Madrid’s new Royal Collections Gallery (Galería de las Colecciones Reales), due to open on June 29, will bring together the most remarkable treasures of the Spanish Crown under one roof.
It marks the culmination of 25 years of work to create a museum dedicated to a collection which, until now, was dispersed among the royal sites of the country or kept in deposit. Plans actually date back to the 1930s, but the Spanish Civil War thwarted construction. In 1998, the Spanish government revived the initiative, causing a major upheaval in the country’s royal collections and sites.
With a price tag of just under 173 million euros, Spain’s most ambitious museum project in decades is overseen by national heritage body Patrimonio Nacional, which looks after more than 1,000 buildings and two dozen royal sites, including palaces, monasteries, country houses and gardens. Designed as an international showcase for royal sites, the new museum features 650 pieces from their extensive collections (approximately 160,000 objects in total), ranging from master paintings by Goya, Velázquez and Caravaggio to tapestries, decorative arts and armory.
Museum director Leticia Ruiz says the items on display in Madrid have been carefully selected to “leave no gaps” in the exhibits at their former sites. At the royal palace of La Granja de San Ildefonso, for example, an 18th-century palace in a small town near Segovia, Ruiz says Patrimonio Nacional has “taken some work but also added even more” to “strengthen” his museum.
Some fear, however, that the Royal Collections Gallery could be a blow to cultural tourism in the regions, further enriching a capital that already has famous museums.
Several pieces of the new museum have been transferred from the monastery of San Lorenzo de El Escorial, one hour from Madrid. The monastery is the second most visited royal site in Spain, attracting 375,000 visitors in 2022, just over a third of the annual visitors to the royal palace in Madrid.
“It’s great that they want to boost tourism in Madrid, but it shouldn’t come at the expense of fewer visitors to other areas that need it even more,” says city councilor Carlos Tarrío. of San Lorenzo de El Escorial.
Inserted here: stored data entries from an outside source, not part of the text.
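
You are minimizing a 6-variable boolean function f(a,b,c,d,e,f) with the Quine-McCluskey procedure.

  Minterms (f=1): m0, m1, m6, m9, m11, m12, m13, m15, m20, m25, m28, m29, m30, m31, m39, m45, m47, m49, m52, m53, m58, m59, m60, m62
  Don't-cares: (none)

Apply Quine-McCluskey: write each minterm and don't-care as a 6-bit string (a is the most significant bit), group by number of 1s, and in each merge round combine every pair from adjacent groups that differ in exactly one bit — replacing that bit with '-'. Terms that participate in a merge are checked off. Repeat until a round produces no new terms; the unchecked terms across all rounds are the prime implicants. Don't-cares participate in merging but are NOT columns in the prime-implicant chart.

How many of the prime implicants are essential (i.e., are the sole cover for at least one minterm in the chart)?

10

Round 0: 000000✓ 000001✓ 000110 001001✓ 001011✓ 001100✓ 001101✓ 001111✓ 010100✓ 011001✓ 011100✓ 011101✓ 011110✓ 011111✓ 100111✓ 101101✓ 101111✓ 110001✓ 110100✓ 110101✓ 111010✓ 111011✓ 111100✓ 111110✓
Round 1: -01101✓ -01111✓ -10100✓ -11100✓ -11110✓ 0-1001✓ 0-1100✓ 0-1101✓ 0-1111✓ 00-001 00000- 001-01✓ 001-11✓ 0010-1✓ 0011-1✓ 00110-✓ 01-100✓ 011-01✓ 0111-0✓ 0111-1✓ 01110-✓ 01111-✓ 10-111 1011-1✓ 11-100✓ 110-01 11010- 111-10 11101- 1111-0✓
Round 2: -011-1 -1-100 -111-0 0-1-01 0-11-1 0-110- 001--1 0111--
PIs = {-011-1, -1-100, -111-0, 0-1-01, 0-11-1, 0-110-, 00-001, 00000-, 000110, 001--1, 0111--, 10-111, 110-01, 11010-, 111-10, 11101-}
Coverage chart:
  m0: 00000- ←essential
  m1: 00-001,00000-
  m6: 000110 ←essential
  m9: 0-1-01,00-001,001--1
  m11: 001--1 ←essential
  m12: 0-110- ←essential
  m13: -011-1,0-1-01,0-11-1,0-110-,001--1
  m15: -011-1,0-11-1,001--1
  m20: -1-100 ←essential
  m25: 0-1-01 ←essential
  m28: -1-100,-111-0,0-110-,0111--
  m29: 0-1-01,0-11-1,0-110-,0111--
  m30: -111-0,0111--
  m31: 0-11-1,0111--
  m39: 10-111 ←essential
  m45: -011-1 ←essential
  m47: -011-1,10-111
  m49: 110-01 ←essential
  m52: -1-100,11010-
  m53: 110-01,11010-
  m58: 111-10,11101-
  m59: 11101- ←essential
  m60: -1-100,-111-0
  m62: -111-0,111-10
Essential: -011-1, -1-100, 0-1-01, 0-110-, 00000-, 000110, 001--1, 10-111, 110-01, 11101-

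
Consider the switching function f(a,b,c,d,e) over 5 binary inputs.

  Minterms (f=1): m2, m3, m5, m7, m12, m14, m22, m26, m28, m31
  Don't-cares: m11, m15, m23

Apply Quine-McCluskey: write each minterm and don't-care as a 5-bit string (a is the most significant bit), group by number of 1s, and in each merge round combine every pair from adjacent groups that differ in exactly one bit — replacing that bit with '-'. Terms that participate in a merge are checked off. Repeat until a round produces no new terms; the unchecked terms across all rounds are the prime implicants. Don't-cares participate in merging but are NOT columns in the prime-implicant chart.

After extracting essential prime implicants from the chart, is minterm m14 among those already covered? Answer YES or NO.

NO

[col 0] 00010*, 00011*, 00101*, 00111*, 01011*, 01100*, 01110*, 01111*, 10110*, 10111*, 11010, 11100*, 11111*
[col 1] -0111*, -1100, -1111*, 0-011*, 0-111*, 00-11*, 0001-, 001-1, 01-11*, 011-0, 0111-, 1-111*, 1011-
[col 2] --111, 0--11
Prime implicants: --111, -1100, 0--11, 0001-, 001-1, 011-0, 0111-, 1011-, 11010
PI chart (minterm → PIs covering it):
  2 | 0001-  (sole → essential)
  3 | 0--11,0001-
  5 | 001-1  (sole → essential)
  7 | --111,0--11,001-1
  12 | -1100,011-0
  14 | 011-0,0111-
  22 | 1011-  (sole → essential)
  26 | 11010  (sole → essential)
  28 | -1100  (sole → essential)
  31 | --111  (sole → essential)
Essential prime implicants: --111, -1100, 0001-, 001-1, 1011-, 11010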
The council asked the Patrimonio Nacional last year to stop the transfer of objects from the monastery to the Royal Collections Gallery, but the attempt failed. The council has also called for the reopening of two monastery museums, which have been closed since 2015, but Tarrío says he received no clear answer. Patrimonio Nacional told The Art Newspaper that renovations to the two museums are expected to begin in early 2025.
While some of the objects in the Royal Collections Gallery will eventually return to their original sites, Tarrío says residents of San Lorenzo are frustrated by the “complete lack of information” from heritage officials. “We’re not against the project, but it’s not the way to go,” he says.
Ruiz says the Madrid exhibits are an innovative addition to the Spanish and European museum landscape, offering visitors the opportunity to discover other royal sites. It highlights the value of reinterpreting objects, explaining the historical and cultural significance of each Spanish dynasty using state-of-the-art audiovisuals.
“People think this museum might be looting [regional sites], when it’s not,” she says. “It’s about leveraging the whole institution and making us all better. From a tourism point of view, [the Royal Collections Gallery] it’s like having a showcase for every royal site in the most central location possible.
The opening of the Royal Gallery of Collections coincides with the start of the Spanish Presidency of the Council of the European Union and its special cultural program in Spain and abroad in the second half of 2023.